I'd still take something like "ultimate Alchemy"
but I'm that guy in the group.

Grand Lodge

"Play a game OR pretend you're an elf cartographer!"


3 people marked this as a favorite.
Sarcasm Elemental wrote:
Gorbacz wrote:
TOZ, Rysky and Cpt. The Day After Yesterday! My favourite forum bromances!
I ship it.

I tried shipping it, but Ships of Golarion is totally half-assed. I won't be able to ship anything until Paizo releases a 1366 page hardcover titled Ships, Boats, and Barges of the Inner Sea.


I would definitely find it cool if there were bigger books ala the current region ones, only with more content. The big nations have enough cities, factions, cultures, and noteworthy individuals/monsters to fill one.

I also don't think it commercially viable, and the current softcover ones do manage to pack in surprisingly good amounts of info, so I'm not holding my breath.

(Also I'm in the 'I prefer softcover to hard' category. Easier to store, I can have more of them, etc.).

Grand Lodge

What I'd like to know is, what would you actually DO with that information? Would you regale your players with it, ignoring their heavy sighs and eye rolling? I'm all for verisimilitude, but what you're describing is just the tip of the minutiae iceberg. So you want rainfall data and detailed seasonal climate information for a particular region. While that satisfied your itch, it didn't do anything for the next player, who would really have appreciated it if the book could have provided air quality charts for a region, and another player would have had their day made if it would have properly defined what species of tree is used as a source of lumber for buildings in a settlement (and stats for that specific species, compared in a chart to the stats of other trees. I'd want to know that the door I'm about to bash in is oak and not cedar, cause I'll need to hit harder).

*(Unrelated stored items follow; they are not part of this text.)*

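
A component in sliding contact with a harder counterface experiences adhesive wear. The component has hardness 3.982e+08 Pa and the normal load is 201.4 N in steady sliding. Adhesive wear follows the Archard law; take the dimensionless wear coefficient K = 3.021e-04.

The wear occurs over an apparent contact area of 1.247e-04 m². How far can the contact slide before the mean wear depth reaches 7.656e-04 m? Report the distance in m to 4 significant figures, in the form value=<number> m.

value=624.8 m

The algebra runs at exact precision; shown intermediates are rounded; a lone final rounding: 4 significant figures.
Working in SI base units: W = 201.4 N, H = 3.982e+08 Pa, K = 3.021e-04.
Volume at the limit: V_lim = h_lim·A = 7.656e-04 · 1.247e-04 = 9.547e-08 m³.
Inverting, life L = V_lim·H/(K·W) = 9.547e-08 · 3.982e+08 / (3.021e-04 · 201.4) = 624.8 m.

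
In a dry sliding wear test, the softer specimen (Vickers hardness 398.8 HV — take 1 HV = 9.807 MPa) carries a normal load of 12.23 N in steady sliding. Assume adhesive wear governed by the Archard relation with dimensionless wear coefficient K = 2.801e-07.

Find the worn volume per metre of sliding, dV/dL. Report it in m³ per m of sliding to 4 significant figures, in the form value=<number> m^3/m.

Intermediates are shown rounded. Every step holds full precision, and rounded once at the end to four significant digits.
Convert: Hardness H = 398.8 HV × 9.807 MPa/HV = 3911 MPa = 3.911e+09 Pa.
In SI base units, W = 12.23 N, H = 3.911e+09 Pa, K = 2.801e-07.
Volumetric rate dV/dL = K·W/H, so: 2.801e-07 · 12.23 / 3.911e+09 = 8.759e-16 m³/m.

value=8.759e-16 m^3/m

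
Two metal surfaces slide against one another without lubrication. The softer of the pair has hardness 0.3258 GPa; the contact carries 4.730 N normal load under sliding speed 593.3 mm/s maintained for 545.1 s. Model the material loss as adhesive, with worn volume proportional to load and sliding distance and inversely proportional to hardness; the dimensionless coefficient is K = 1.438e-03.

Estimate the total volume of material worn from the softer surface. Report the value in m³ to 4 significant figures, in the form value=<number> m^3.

Intermediate values are shown rounded; each operation maintains full float precision, and a lone final rounding to 4 significant digits.
Sliding speed v = 593.3 mm/s = 0.5933 m/s. Sliding distance L = v·t = 0.5933 m/s × 545.1 s = 323.4 m.
Hardness H = 0.3258 GPa = 3.258e+08 Pa.
Collected in SI base units: W = 4.730 N, H = 3.258e+08 Pa, K = 1.438e-03.
Volume removed: V = K·W·L/H = 1.438e-03 · 4.730 · 323.4 / 3.258e+08 = 6.752e-09 m³.

value=6.752e-09 m^3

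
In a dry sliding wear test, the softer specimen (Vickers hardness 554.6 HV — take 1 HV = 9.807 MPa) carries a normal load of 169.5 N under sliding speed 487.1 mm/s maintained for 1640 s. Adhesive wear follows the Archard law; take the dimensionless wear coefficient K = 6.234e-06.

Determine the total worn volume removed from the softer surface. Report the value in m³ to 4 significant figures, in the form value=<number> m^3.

value=1.552e-10 m^3

Intermediate values are shown rounded; all working math holds full precision; one last rounding, at 4 significant digits.
Convert: Sliding speed v = 487.1 mm/s = 0.4871 m/s. Total distance L = v·t = 0.4871 m/s × 1640 s = 798.8 m.
Convert: Hardness H = 554.6 HV × 9.807 MPa/HV = 5439 MPa = 5.439e+09 Pa.
Restated in SI base units: W = 169.5 N, H = 5.439e+09 Pa, K = 6.234e-06.
Archard relation: V = K·W·L/H = 6.234e-06 · 169.5 · 798.8 / 5.439e+09 = 1.552e-10 m³.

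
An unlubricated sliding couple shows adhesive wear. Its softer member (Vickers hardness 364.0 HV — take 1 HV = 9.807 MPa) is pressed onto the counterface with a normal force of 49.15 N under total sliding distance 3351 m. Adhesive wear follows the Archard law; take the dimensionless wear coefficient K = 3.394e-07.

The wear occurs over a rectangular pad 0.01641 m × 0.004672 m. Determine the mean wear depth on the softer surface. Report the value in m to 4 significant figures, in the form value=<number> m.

value=2.042e-07 m

Intermediate values are printed rounded. The computation keeps exact precision — rounded once at the end to four significant digits.
Hardness H = 364.0 HV × 9.807 MPa/HV = 3570 MPa = 3.570e+09 Pa.
Contact area A = 0.01641 m × 0.004672 m = 7.667e-05 m².
In SI base units: W = 49.15 N, H = 3.570e+09 Pa, K = 3.394e-07.
Volume removed: V = K·W·L/H = 3.394e-07 · 49.15 · 3351 / 3.570e+09 = 1.566e-11 m³.
Depth of wear h = V/A = 1.566e-11 / 7.667e-05 = 2.042e-07 m.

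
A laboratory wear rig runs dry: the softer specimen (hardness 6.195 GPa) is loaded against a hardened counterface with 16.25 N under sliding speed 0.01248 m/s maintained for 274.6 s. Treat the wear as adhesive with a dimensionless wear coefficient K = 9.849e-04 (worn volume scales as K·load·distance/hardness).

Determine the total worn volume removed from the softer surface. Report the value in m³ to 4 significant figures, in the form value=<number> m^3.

All working math runs at exact precision. Intermediates appear rounded; a single final rounding to four significant figures.
The distance L = v·t = 0.01248 m/s × 274.6 s = 3.427 m.
Hardness H = 6.195 GPa = 6.195e+09 Pa.
In SI base units, W = 16.25 N, H = 6.195e+09 Pa, K = 9.849e-04.
Wear volume V = K·W·L/H = 9.849e-04 · 16.25 · 3.427 / 6.195e+09 = 8.854e-12 m³.

value=8.854e-12 m^3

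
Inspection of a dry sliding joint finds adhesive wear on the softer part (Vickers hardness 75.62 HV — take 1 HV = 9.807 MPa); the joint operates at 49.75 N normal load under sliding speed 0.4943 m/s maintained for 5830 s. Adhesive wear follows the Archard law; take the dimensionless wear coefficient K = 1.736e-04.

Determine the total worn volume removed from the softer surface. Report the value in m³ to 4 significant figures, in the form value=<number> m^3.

The intermediates are displayed rounded — every step runs at full precision; one final rounding to 4 significant digits.
Convert: Sliding distance L = v·t = 0.4943 m/s × 5830 s = 2882 m.
Convert: Hardness H = 75.62 HV × 9.807 MPa/HV = 741.6 MPa = 7.416e+08 Pa.
Expressed in SI base units: W = 49.75 N, H = 7.416e+08 Pa, K = 1.736e-04.
Apply Archard: V = K·W·L/H = 1.736e-04 · 49.75 · 2882 / 7.416e+08 = 3.356e-08 m³.

value=3.356e-08 m^3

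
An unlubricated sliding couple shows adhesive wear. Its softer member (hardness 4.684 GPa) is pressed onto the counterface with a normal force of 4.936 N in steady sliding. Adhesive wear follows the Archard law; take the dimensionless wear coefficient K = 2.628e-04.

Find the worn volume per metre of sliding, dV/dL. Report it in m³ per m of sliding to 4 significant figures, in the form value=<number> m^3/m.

value=2.769e-13 m^3/m

Quoted intermediates are rounded, and the algebra holds full float precision; a single final rounding, at four significant digits.
Hardness H = 4.684 GPa = 4.684e+09 Pa.
In SI base units: W = 4.936 N, H = 4.684e+09 Pa, K = 2.628e-04.
Sliding wear rate dV/dL = K·W/H — distance-free: 2.628e-04 · 4.936 / 4.684e+09 = 2.769e-13 m³/m.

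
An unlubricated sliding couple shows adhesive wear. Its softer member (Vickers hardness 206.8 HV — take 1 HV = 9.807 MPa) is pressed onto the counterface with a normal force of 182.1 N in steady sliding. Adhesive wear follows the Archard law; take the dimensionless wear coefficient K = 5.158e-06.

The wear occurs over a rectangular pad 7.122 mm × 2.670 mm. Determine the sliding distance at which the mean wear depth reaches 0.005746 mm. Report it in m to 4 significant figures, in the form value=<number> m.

value=235.9 m

All working math keeps full float precision — intermediates are shown rounded; one final rounding to 4 significant figures.
Hardness H = 206.8 HV × 9.807 MPa/HV = 2028 MPa = 2.028e+09 Pa.
Pad sides 7.122 mm × 2.670 mm = 0.007122 m × 0.002670 m. Contact area A = 0.007122 m × 0.002670 m = 1.902e-05 m².
Depth limit h_lim = 0.005746 mm = 5.746e-06 m.
As SI base values: W = 182.1 N, H = 2.028e+09 Pa, K = 5.158e-06.
Permissible volume V_lim = h_lim·A = 5.746e-06 · 1.902e-05 = 1.093e-10 m³.
Thus life L = V_lim·H/(K·W) = 1.093e-10 · 2.028e+09 / (5.158e-06 · 182.1) = 235.9 m.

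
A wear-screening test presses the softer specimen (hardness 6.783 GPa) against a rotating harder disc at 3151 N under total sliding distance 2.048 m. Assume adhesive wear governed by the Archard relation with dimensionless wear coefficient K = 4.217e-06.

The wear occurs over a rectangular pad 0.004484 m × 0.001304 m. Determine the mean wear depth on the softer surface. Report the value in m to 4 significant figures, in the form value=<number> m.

value=6.861e-07 m

All working math keeps full precision. The intermediates are printed rounded. Rounded just once to four significant digits.
Hardness H = 6.783 GPa = 6.783e+09 Pa.
Contact area A = 0.004484 m × 0.001304 m = 5.847e-06 m².
Working in SI base units: W = 3151 N, H = 6.783e+09 Pa, K = 4.217e-06.
Archard relation: V = K·W·L/H = 4.217e-06 · 3151 · 2.048 / 6.783e+09 = 4.012e-12 m³.
Mean wear depth h = V/A = 4.012e-12 / 5.847e-06 = 6.861e-07 m.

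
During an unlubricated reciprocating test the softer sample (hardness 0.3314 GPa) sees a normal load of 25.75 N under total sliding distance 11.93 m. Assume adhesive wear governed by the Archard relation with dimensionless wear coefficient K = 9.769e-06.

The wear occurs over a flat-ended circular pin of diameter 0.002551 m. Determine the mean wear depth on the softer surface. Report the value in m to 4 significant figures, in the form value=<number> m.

Each operation keeps exact precision — intermediates appear rounded. Rounded once at the end: 4 significant digits.
Hardness H = 0.3314 GPa = 3.314e+08 Pa.
Contact area A = π·d²/4 = π·(0.002551 m)²/4 = 5.111e-06 m².
As SI base values: W = 25.75 N, H = 3.314e+08 Pa, K = 9.769e-06.
Wear volume V = K·W·L/H = 9.769e-06 · 25.75 · 11.93 / 3.314e+08 = 9.056e-12 m³.
Depth of wear h = V/A = 9.056e-12 / 5.111e-06 = 1.772e-06 m.

value=1.772e-06 m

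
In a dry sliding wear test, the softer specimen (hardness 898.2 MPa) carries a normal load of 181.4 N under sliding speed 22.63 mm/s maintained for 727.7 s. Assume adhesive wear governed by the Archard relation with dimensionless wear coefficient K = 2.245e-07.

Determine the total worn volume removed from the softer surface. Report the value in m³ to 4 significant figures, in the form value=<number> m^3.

value=7.467e-13 m^3

The intermediates appear rounded; the algebra maintains full precision — a lone final rounding to four significant figures.
Sliding speed v = 22.63 mm/s = 0.02263 m/s. Distance L = v·t = 0.02263 m/s × 727.7 s = 16.47 m.
Hardness H = 898.2 MPa = 8.982e+08 Pa.
Expressed in SI base units: W = 181.4 N, H = 8.982e+08 Pa, K = 2.245e-07.
Volume removed: V = K·W·L/H = 2.245e-07 · 181.4 · 16.47 / 8.982e+08 = 7.467e-13 m³.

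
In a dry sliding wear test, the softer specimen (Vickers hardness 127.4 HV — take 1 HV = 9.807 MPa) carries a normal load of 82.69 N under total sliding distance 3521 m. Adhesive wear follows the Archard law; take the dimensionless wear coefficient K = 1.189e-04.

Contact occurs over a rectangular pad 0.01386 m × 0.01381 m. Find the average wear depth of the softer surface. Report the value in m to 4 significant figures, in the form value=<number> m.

value=1.448e-04 m

All working math keeps full precision. Intermediates are printed rounded. Rounded once at the end: 4 significant figures.
Convert: Hardness H = 127.4 HV × 9.807 MPa/HV = 1249 MPa = 1.249e+09 Pa.
Convert: Contact area A = 0.01386 m × 0.01381 m = 1.914e-04 m².
In SI base units: W = 82.69 N, H = 1.249e+09 Pa, K = 1.189e-04.
The Archard volume V = K·W·L/H = 1.189e-04 · 82.69 · 3521 / 1.249e+09 = 2.771e-08 m³.
Wear depth h = V/A = 2.771e-08 / 1.914e-04 = 1.448e-04 m.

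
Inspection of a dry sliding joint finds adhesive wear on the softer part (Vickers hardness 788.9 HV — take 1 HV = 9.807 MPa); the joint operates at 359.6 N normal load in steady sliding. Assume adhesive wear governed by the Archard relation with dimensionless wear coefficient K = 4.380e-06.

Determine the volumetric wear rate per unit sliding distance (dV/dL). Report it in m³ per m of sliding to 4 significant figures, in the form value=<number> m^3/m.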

Snark aside, I don't think anyone needs that level of detail (AND COMING FROM ME THAT IS REALLY SAYING SOMETHING), and if you do, there is nothing to stop you from coming up with that yourself. I can promise you won't run the risk of having to ret-con your setting for your players because Paizo published a book featuring regional seasonal rainfall you didn't think would ever get released and so made up stuff yourself.


Buri Reborn wrote:
Even so, the market does exist.

One way to demonstrate that there is a market is to create that kind of detailed product and offer it as a 3rd party supplement. You could leave the actual real-world names on the data, but suggest which countries/kingdoms in various fantasy worlds that it might apply to.

The data might be for Seattle, for example, but you could describe it as useful for a temperate rain forest and then give examples across several fantasy worlds of where temperate rain forests might be found.

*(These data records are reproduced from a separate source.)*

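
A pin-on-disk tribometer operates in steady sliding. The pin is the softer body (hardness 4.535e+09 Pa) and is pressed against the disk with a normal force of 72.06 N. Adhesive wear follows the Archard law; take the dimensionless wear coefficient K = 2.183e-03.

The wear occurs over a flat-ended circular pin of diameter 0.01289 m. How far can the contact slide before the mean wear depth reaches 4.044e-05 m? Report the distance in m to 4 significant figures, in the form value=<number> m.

The intermediates are shown rounded — the computation holds full precision; one last rounding: four significant digits.
Contact area A = π·d²/4 = π·(0.01289 m)²/4 = 1.305e-04 m².
Expressed in SI base units: W = 72.06 N, H = 4.535e+09 Pa, K = 2.183e-03.
Allowed volume V_lim = h_lim·A = 4.044e-05 · 1.305e-04 = 5.277e-09 m³.
Thus life L = V_lim·H/(K·W) = 5.277e-09 · 4.535e+09 / (2.183e-03 · 72.06) = 152.1 m.

value=152.1 m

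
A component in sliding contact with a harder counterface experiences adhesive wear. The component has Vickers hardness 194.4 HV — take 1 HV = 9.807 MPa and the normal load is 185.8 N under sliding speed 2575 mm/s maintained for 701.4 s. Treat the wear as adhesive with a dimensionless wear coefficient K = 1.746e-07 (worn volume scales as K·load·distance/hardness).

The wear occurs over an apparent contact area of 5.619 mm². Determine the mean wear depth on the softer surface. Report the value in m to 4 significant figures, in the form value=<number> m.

value=5.469e-06 m

Every step holds exact precision; the intermediates appear rounded — one last rounding to 4 significant digits.
Convert: Sliding speed v = 2575 mm/s = 2.575 m/s. The distance L = v·t = 2.575 m/s × 701.4 s = 1806 m.
Convert: Hardness H = 194.4 HV × 9.807 MPa/HV = 1906 MPa = 1.906e+09 Pa.
Convert: Contact area A = 5.619 mm² = 5.619e-06 m².
Restated in SI base units: W = 185.8 N, H = 1.906e+09 Pa, K = 1.746e-07.
By Archard's law, V = K·W·L/H = 1.746e-07 · 185.8 · 1806 / 1.906e+09 = 3.073e-11 m³.
Mean wear depth h = V/A = 3.073e-11 / 5.619e-06 = 5.469e-06 m.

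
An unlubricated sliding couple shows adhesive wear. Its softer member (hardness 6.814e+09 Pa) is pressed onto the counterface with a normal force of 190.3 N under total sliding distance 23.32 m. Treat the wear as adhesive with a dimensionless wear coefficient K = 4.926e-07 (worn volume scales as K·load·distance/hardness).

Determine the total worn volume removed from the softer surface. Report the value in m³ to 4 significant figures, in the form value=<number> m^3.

value=3.208e-13 m^3

Printed values are rounded — the algebra keeps full precision — a single final rounding to 4 significant figures.
Expressed in SI base units: W = 190.3 N, H = 6.814e+09 Pa, K = 4.926e-07.
Volume removed: V = K·W·L/H = 4.926e-07 · 190.3 · 23.32 / 6.814e+09 = 3.208e-13 m³.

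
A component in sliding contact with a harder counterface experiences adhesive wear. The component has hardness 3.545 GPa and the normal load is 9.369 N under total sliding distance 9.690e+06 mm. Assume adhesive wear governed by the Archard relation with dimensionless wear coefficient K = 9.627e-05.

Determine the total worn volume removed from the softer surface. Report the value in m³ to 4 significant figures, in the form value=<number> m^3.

value=2.465e-09 m^3

The algebra carries exact precision. Intermediate values are printed rounded. Rounded just once to 4 significant figures.
Sliding distance L = 9.690e+06 mm = 9690 m.
Hardness H = 3.545 GPa = 3.545e+09 Pa.
In SI base units: W = 9.369 N, H = 3.545e+09 Pa, K = 9.627e-05.
By Archard's law, V = K·W·L/H = 9.627e-05 · 9.369 · 9690 / 3.545e+09 = 2.465e-09 m³.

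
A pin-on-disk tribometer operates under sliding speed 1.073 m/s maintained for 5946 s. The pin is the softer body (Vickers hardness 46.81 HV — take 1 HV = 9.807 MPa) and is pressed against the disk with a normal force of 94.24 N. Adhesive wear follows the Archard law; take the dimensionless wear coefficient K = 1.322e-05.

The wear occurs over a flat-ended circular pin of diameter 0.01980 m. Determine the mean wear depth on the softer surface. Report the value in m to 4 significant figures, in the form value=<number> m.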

If the demand is large enough, you might even be able to pay yourself for the time you spent putting together the document. Printing it might not be worthwhile, but a PDF could still turn a profit.

Paizo Employee Pathfinder Society Lead Developer

3 people marked this as a favorite.
CrystalSeas wrote:
Buri Reborn wrote:
Even so, the market does exist.

One way to demonstrate that there is a market is to create that kind of detailed product and offer it as a 3rd party supplement. You could leave the actual real-world names on the data, but suggest which countries/kingdoms in various fantasy worlds that it might apply to.

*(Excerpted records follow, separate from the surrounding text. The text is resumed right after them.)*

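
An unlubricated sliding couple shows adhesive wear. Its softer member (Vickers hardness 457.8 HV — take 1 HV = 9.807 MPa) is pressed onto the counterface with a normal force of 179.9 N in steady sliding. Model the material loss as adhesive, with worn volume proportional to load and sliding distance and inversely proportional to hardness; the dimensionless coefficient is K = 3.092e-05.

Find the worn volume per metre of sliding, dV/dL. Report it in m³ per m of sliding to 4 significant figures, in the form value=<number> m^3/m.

value=1.239e-12 m^3/m

Every step maintains full float precision. Printed values are rounded; a single final rounding to four significant figures.
Hardness H = 457.8 HV × 9.807 MPa/HV = 4490 MPa = 4.490e+09 Pa.
Collected in SI base units: W = 179.9 N, H = 4.490e+09 Pa, K = 3.092e-05.
The wear rate dV/dL = K·W/H, per unit distance: 3.092e-05 · 179.9 / 4.490e+09 = 1.239e-12 m³/m.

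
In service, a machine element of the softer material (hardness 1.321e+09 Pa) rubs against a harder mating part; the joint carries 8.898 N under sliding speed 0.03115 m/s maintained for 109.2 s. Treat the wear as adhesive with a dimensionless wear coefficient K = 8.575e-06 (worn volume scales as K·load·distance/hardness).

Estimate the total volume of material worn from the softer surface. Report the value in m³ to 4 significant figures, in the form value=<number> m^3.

Each operation runs at full precision. The intermediates are displayed rounded, and rounded just once, at 4 significant figures.
The distance L = v·t = 0.03115 m/s × 109.2 s = 3.402 m.
In SI base units, W = 8.898 N, H = 1.321e+09 Pa, K = 8.575e-06.
The Archard volume V = K·W·L/H = 8.575e-06 · 8.898 · 3.402 / 1.321e+09 = 1.965e-13 m³.

value=1.965e-13 m^3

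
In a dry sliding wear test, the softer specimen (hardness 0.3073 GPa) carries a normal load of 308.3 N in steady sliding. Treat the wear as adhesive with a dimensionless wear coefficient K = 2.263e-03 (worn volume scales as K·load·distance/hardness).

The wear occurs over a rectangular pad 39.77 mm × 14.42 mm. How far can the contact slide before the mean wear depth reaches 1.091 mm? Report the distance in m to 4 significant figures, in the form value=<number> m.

Every step keeps full float precision — printed values are rounded, and one final rounding, at four significant figures.
Hardness H = 0.3073 GPa = 3.073e+08 Pa.
Pad sides 39.77 mm × 14.42 mm = 0.03977 m × 0.01442 m. Contact area A = 0.03977 m × 0.01442 m = 5.735e-04 m².
Depth limit h_lim = 1.091 mm = 0.001091 m.
Working in SI base units: W = 308.3 N, H = 3.073e+08 Pa, K = 2.263e-03.
Allowed volume V_lim = h_lim·A = 0.001091 · 5.735e-04 = 6.257e-07 m³.
Sliding life L = V_lim·H/(K·W) = 6.257e-07 · 3.073e+08 / (2.263e-03 · 308.3) = 275.6 m.

value=275.6 m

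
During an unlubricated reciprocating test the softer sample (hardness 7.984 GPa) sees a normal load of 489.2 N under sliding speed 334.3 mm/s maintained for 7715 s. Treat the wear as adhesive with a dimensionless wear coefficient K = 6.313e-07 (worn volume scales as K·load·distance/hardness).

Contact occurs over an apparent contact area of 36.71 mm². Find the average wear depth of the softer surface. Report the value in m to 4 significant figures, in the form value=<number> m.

value=2.718e-06 m

All working math holds exact precision, and intermediate values appear rounded; one final rounding, at four significant figures.
Sliding speed v = 334.3 mm/s = 0.3343 m/s. Path length L = v·t = 0.3343 m/s × 7715 s = 2579 m.
Hardness H = 7.984 GPa = 7.984e+09 Pa.
Contact area A = 36.71 mm² = 3.671e-05 m².
As SI base values: W = 489.2 N, H = 7.984e+09 Pa, K = 6.313e-07.
Worn volume V = K·W·L/H = 6.313e-07 · 489.2 · 2579 / 7.984e+09 = 9.976e-11 m³.
Average depth h = V/A = 9.976e-11 / 3.671e-05 = 2.718e-06 m.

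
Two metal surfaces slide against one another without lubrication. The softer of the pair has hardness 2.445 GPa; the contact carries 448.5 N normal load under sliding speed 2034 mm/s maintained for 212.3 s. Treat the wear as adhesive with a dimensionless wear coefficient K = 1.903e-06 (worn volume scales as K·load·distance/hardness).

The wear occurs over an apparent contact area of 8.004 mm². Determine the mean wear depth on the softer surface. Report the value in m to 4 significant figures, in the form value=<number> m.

value=1.883e-05 m

Quoted intermediates are rounded — every step keeps full float precision; rounded just once: 4 significant digits.
Convert: Sliding speed v = 2034 mm/s = 2.034 m/s. Total distance L = v·t = 2.034 m/s × 212.3 s = 431.8 m.
Convert: Hardness H = 2.445 GPa = 2.445e+09 Pa.
Convert: Contact area A = 8.004 mm² = 8.004e-06 m².
Restated in SI base units: W = 448.5 N, H = 2.445e+09 Pa, K = 1.903e-06.
Apply Archard: V = K·W·L/H = 1.903e-06 · 448.5 · 431.8 / 2.445e+09 = 1.507e-10 m³.
Mean depth h = V/A = 1.507e-10 / 8.004e-06 = 1.883e-05 m.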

The data might be for Seattle, for example, but you could describe it as useful for a temperate rain forest and then give examples across several fantasy worlds of where temperate rain forests might be found.

If the demand is large enough, you might even be able to pay yourself for the time you spent putting together the document. Printing it might not be worthwhile, but a PDF could still turn a profit.

I am not a lawyer or especially versed in intellectual property law.

As I understand it, a third party source would not be able to reference Paizo's setting material unless the product were fan-produced and followed the community use guidelines (as does Wayfinder) or the product were only referencing the setting as recommended reading material (as Pathfinder RPG Horror Adventures recommends choice horror fiction on pages 252–253).